AMA: Prior authorization hurdles cause negative health outcomes
More than 90% of physicians reported prior authorization requirements had a negative impact on patient clinical outcomes and that prior authorization procedures held up patient access to necessary care, according a new AMA survey.
The poll of 1,000 practicing physicians suggests that widespread calls for health care reform that makes the patient-physician relationship more valued than paperwork have failed to produce a significant impact, an accompanying press release stated.
Survey findings include:
- 91% said the prior authorization procedures held up patient access to necessary care and that prior authorization programs had a negative impact on patient clinical outcomes.
- 88% felt burdens tied to prior authorizations increased during the past 5 years.
- 86% reported burdens tied to prior authorizations were “high” or “extremely high.”
- 75% indicated prior authorizations at least sometimes resulted in patients calling off a recommended course of treatment.
- 65% said they waited at least 1 business day for prior authorizations; 26% said they waited 3 business days or longer.
- 36% reported having at least one staff member whose sole purpose was to work on prior authorizations.
The poll also indicated a medical practice completes an average of 31 prior authorization requirements per physician weekly that took the equivalent of almost 2 business days of physician and staff time to complete.
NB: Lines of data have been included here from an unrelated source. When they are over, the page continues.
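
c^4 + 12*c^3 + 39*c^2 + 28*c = c*(c + 1)*(c + 4)*(c + 7)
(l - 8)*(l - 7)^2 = l^3 - 22*l^2 + 161*l - 392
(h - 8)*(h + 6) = h^2 - 2*h - 48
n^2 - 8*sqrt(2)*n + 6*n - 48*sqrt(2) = (n + 6)*(n - 8*sqrt(2))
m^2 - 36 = (m - 6)*(m + 6)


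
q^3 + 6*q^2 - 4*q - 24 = (q - 2)*(q + 2)*(q + 6)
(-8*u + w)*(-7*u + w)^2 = -392*u^3 + 161*u^2*w - 22*u*w^2 + w^3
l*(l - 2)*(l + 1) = l^3 - l^2 - 2*l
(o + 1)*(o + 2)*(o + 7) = o^3 + 10*o^2 + 23*o + 14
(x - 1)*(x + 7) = x^2 + 6*x - 7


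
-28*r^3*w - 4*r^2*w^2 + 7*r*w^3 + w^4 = w*(-2*r + w)*(2*r + w)*(7*r + w)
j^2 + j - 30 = (j - 5)*(j + 6)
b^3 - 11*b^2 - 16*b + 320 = (b - 8)^2*(b + 5)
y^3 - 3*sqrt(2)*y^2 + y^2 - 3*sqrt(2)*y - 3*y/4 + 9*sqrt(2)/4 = (y - 1/2)*(y + 3/2)*(y - 3*sqrt(2))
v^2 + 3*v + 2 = (v + 1)*(v + 2)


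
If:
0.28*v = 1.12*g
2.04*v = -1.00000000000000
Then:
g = -0.12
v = -0.49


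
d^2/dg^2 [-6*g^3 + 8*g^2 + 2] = 16 - 36*g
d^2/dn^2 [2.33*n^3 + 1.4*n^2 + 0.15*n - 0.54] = 13.98*n + 2.8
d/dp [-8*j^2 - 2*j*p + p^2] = -2*j + 2*p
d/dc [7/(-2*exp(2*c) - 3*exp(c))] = 7*(4*exp(c) + 3)*exp(-c)/(2*exp(c) + 3)^2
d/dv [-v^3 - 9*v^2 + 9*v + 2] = -3*v^2 - 18*v + 9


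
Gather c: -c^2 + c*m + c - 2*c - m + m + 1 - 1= -c^2 + c*(m - 1)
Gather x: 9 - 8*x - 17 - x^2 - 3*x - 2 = -x^2 - 11*x - 10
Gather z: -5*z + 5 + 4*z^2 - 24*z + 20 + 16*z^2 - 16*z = 20*z^2 - 45*z + 25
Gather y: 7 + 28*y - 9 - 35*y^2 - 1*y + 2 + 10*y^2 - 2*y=-25*y^2 + 25*y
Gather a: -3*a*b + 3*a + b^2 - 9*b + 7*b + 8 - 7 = a*(3 - 3*b) + b^2 - 2*b + 1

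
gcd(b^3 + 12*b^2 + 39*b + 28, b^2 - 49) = b + 7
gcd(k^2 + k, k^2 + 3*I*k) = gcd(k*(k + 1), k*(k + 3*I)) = k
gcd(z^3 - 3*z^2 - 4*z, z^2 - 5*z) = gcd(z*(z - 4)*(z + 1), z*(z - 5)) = z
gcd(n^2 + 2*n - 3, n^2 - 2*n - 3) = 1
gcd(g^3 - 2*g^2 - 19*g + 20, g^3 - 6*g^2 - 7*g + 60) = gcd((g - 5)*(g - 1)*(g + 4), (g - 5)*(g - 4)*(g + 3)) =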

“The AMA survey continues to illustrate that poorly designed, opaque prior authorization programs can pose an unreasonable and costly administrative obstacle to patient-centered care,” Jack Resneck, Jr., MD, AMA chair, said in the release.
“The time is now for insurance companies to work with physicians, not against us, to improve and streamline the prior authorization process so that patients are ensured timely access to the evidence-based, quality health care they need,” he added.
Disclosure: Resneck is chair of the AMA.